In the summer of 2002-03 Atkins rebuilt the Oxford squad and released 17 players. Thus season fared much better than the last one and Oxford set a new record for number of away wins in one season. They also had success in the Cup when they defeated Charlton. They also had ties against Arsenal, Villa and a match against local rivals Swindon, which they won. But unfortunately in the league they lost out on a play-off place by one point on the final day of the season.
In 2003, Atkins did much the same and strengthened the squad for the upcoming season and it seemed to pay off in the first half of the season with United losing only one league game before the end of the year. But their fortunes changed dramatically in the second half of the season and it resulted in United slipping from top of the table to outside the play-offs. This change in fortune brought about a change in manager, Graham Rix took over in March 2004, a former Arsenal and England winger. But he could not stop the poor run of form and Oxford finished ninth.
The 2004-05 season started off well for Rix and United but results began to slip and by November Rix was replaced by Ramon Diaz, an Argentine who had played in World Cups for his country and brought with him to Oxford a new glamourous look, along with his first team coach, doctor, physical trainer and two translators.

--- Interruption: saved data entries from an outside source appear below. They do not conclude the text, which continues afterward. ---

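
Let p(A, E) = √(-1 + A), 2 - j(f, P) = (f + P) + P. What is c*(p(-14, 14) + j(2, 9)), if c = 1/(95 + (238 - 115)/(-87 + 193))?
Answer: -1908/10193 + 106*I*√15/10193 ≈ -0.18719 + 0.040276*I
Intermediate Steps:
c = 106/10193 (c = 1/(95 + 123/106) = 1/(10193/106) = 106/10193 ≈ 0.010399)
j(f, P) = 2 - f - 2*P (j(f, P) = 2 - ((f + P) + P) = 2 - ((P + f) + P) = 2 - (f + 2*P) = 2 + (-f - 2*P) = 2 - f - 2*P)
c*(p(-14, 14) + j(2, 9)) = 106*(√(-1 - 14) + (2 - 1*2 - 2*9))/10193 = 106*(√(-15) + (2 - 2 - 18))/10193 = 106*(I*√15 - 18)/10193 = 106*(-18 + I*√15)/10193 = -1908/10193 + 106*I*√15/10193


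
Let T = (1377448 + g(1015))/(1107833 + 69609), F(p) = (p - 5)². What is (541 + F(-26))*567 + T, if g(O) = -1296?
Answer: 16173403490/18991 ≈ 8.5164e+5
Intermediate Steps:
F(p) = (-5 + p)²
T = 22196/18991 (T = (1377448 - 1296)/(1107833 + 69609) = 1376152/1177442 = 1376152*(1/1177442) = 22196/18991 ≈ 1.1688)
(541 + F(-26))*567 + T = (541 + (-5 - 26)²)*567 + 22196/18991 = (541 + (-31)²)*567 + 22196/18991 = (541 + 961)*567 + 22196/18991 = 1502*567 + 22196/18991 = 851634 + 22196/18991 = 16173403490/18991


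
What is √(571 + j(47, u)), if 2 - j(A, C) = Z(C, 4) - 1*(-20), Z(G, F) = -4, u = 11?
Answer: √557 ≈ 23.601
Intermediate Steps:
j(A, C) = -14 (j(A, C) = 2 - (-4 - 1*(-20)) = 2 - (-4 + 20) = 2 - 1*16 = 2 - 16 = -14)
√(571 + j(47, u)) = √(571 - 14) = √557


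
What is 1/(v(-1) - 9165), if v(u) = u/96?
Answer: -96/879841 ≈ -0.00010911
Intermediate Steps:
v(u) = u/96 (v(u) = u*(1/96) = u/96)
1/(v(-1) - 9165) = 1/((1/96)*(-1) - 9165) = 1/(-1/96 - 9165) = 1/(-879841/96) = -96/879841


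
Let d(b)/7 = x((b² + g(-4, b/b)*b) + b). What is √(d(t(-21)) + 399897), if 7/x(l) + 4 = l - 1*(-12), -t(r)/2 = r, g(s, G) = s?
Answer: √1083447421106/1646 ≈ 632.37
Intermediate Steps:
t(r) = -2*r
x(l) = 7/(8 + l) (x(l) = 7/(-4 + (l - 1*(-12))) = 7/(-4 + (l + 12)) = 7/(-4 + (12 + l)) = 7/(8 + l))
d(b) = 49/(8 + b² - 3*b) (d(b) = 7*(7/(8 + ((b² - 4*b) + b))) = 7*(7/(8 + (b² - 3*b))) = 7*(7/(8 + b² - 3*b)) = 49/(8 + b² - 3*b))
√(d(t(-21)) + 399897) = √(49/(8 + (-2*(-21))*(-3 - 2*(-21))) + 399897) = √(49/(8 + 42*(-3 + 42)) + 399897) = √(49/(8 + 42*39) + 399897) = √(49/(8 + 1638) + 399897) = √(49/1646 + 399897) = √(658230511/1646) = √1083447421106/1646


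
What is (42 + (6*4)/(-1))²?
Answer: 324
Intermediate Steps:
(42 + (6*4)/(-1))² = (42 + 24*(-1))² = (42 - 24)² = 18² = 324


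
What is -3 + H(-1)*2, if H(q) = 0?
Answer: -3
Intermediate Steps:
-3 + H(-1)*2 = -3 + 0*2 = -3 + 0 = -3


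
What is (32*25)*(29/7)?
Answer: 23200/7 ≈ 3314.3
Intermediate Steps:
(32*25)*(29/7) = 800*(29*(⅐)) = 800*(29/7) = 23200/7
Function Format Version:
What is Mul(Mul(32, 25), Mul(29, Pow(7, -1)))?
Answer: Rational(23200, 7) ≈ 3314.3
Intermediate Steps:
Mul(Mul(32, 25), Mul(29, Pow(7, -1))) = Mul(800, Mul(29, Rational(1, 7))) = Mul(800, Rational(29, 7)) = Rational(23200, 7)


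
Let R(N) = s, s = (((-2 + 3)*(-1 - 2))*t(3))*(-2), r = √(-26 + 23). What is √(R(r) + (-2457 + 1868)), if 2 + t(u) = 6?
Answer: I*√565 ≈ 23.77*I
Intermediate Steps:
t(u) = 4 (t(u) = -2 + 6 = 4)
r = I*√3 (r = √(-3) = I*√3 ≈ 1.732*I)
s = 24 (s = (((-2 + 3)*(-1 - 2))*4)*(-2) = ((1*(-3))*4)*(-2) = -3*4*(-2) = -12*(-2) = 24)
R(N) = 24
√(R(r) + (-2457 + 1868)) = √(24 + (-2457 + 1868)) = √(24 - 589) = √(-565) = I*√565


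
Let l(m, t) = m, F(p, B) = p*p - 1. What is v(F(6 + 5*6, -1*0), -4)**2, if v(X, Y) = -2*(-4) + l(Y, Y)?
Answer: 16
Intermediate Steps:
F(p, B) = -1 + p**2 (F(p, B) = p**2 - 1 = -1 + p**2)
v(X, Y) = 8 + Y (v(X, Y) = -2*(-4) + Y = 8 + Y)
v(F(6 + 5*6, -1*0), -4)**2 = (8 - 4)**2 = 4**2 = 16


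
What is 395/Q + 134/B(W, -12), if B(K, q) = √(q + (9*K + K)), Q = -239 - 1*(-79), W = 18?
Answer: -79/32 + 67*√42/42 ≈ 7.8696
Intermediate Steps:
Q = -160 (Q = -239 + 79 = -160)
B(K, q) = √(q + 10*K)
395/Q + 134/B(W, -12) = 395/(-160) + 134/(√(-12 + 10*18)) = 395*(-1/160) + 134/(√(-12 + 180)) = -79/32 + 134/(√168) = -79/32 + 134/((2*√42)) = -79/32 + 134*(√42/84) = -79/32 + 67*√42/42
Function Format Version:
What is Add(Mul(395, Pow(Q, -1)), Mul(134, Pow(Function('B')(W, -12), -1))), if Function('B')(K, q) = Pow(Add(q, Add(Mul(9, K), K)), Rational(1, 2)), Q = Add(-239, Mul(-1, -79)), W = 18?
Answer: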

But they fared no better then Rix in improving results and left before the final game of the 04-05 season.
Experienced Brian Talbot took over but like many manager before he could not stop United's poor run. It became clear that something else had to give and after pressure from fans, owner Kassam left the club. He sold it to Nick Merry, who was a former player and was popular on his arrival. He bought in old favourite Jim Smith who was greatly welcomed. Statistics show why as he was Oxford United's most successful manager in their history. Unfortunately their arrival to Oxford United took place on transfer deadline day so they were unable to make any new signings but had to make do with the former players. United were relegated from the Football League in May when they suffered a 3-2 defeat to Leyton Orient.
The 2006-7 season in the conference started well for Oxford, they looked in good stead for a return to the football league as they were unbeaten until November. But once again Oxford's form slipped at the turn of the year and the consistent Dagenham and Redbridge took the only automatic promotion spot back to the football league. Oxford finished in second place and faced Exeter in the play-offs.
United look set for a spot at Wembley after a 1-0 victory in the away leg and a 2-0 aggregate lead after Yemi Odubade scored in the home leg. But Exeter started a massive comeback and pulled level and took the tie to penalties, where Oxford were defeated in heartbreaking circumstances.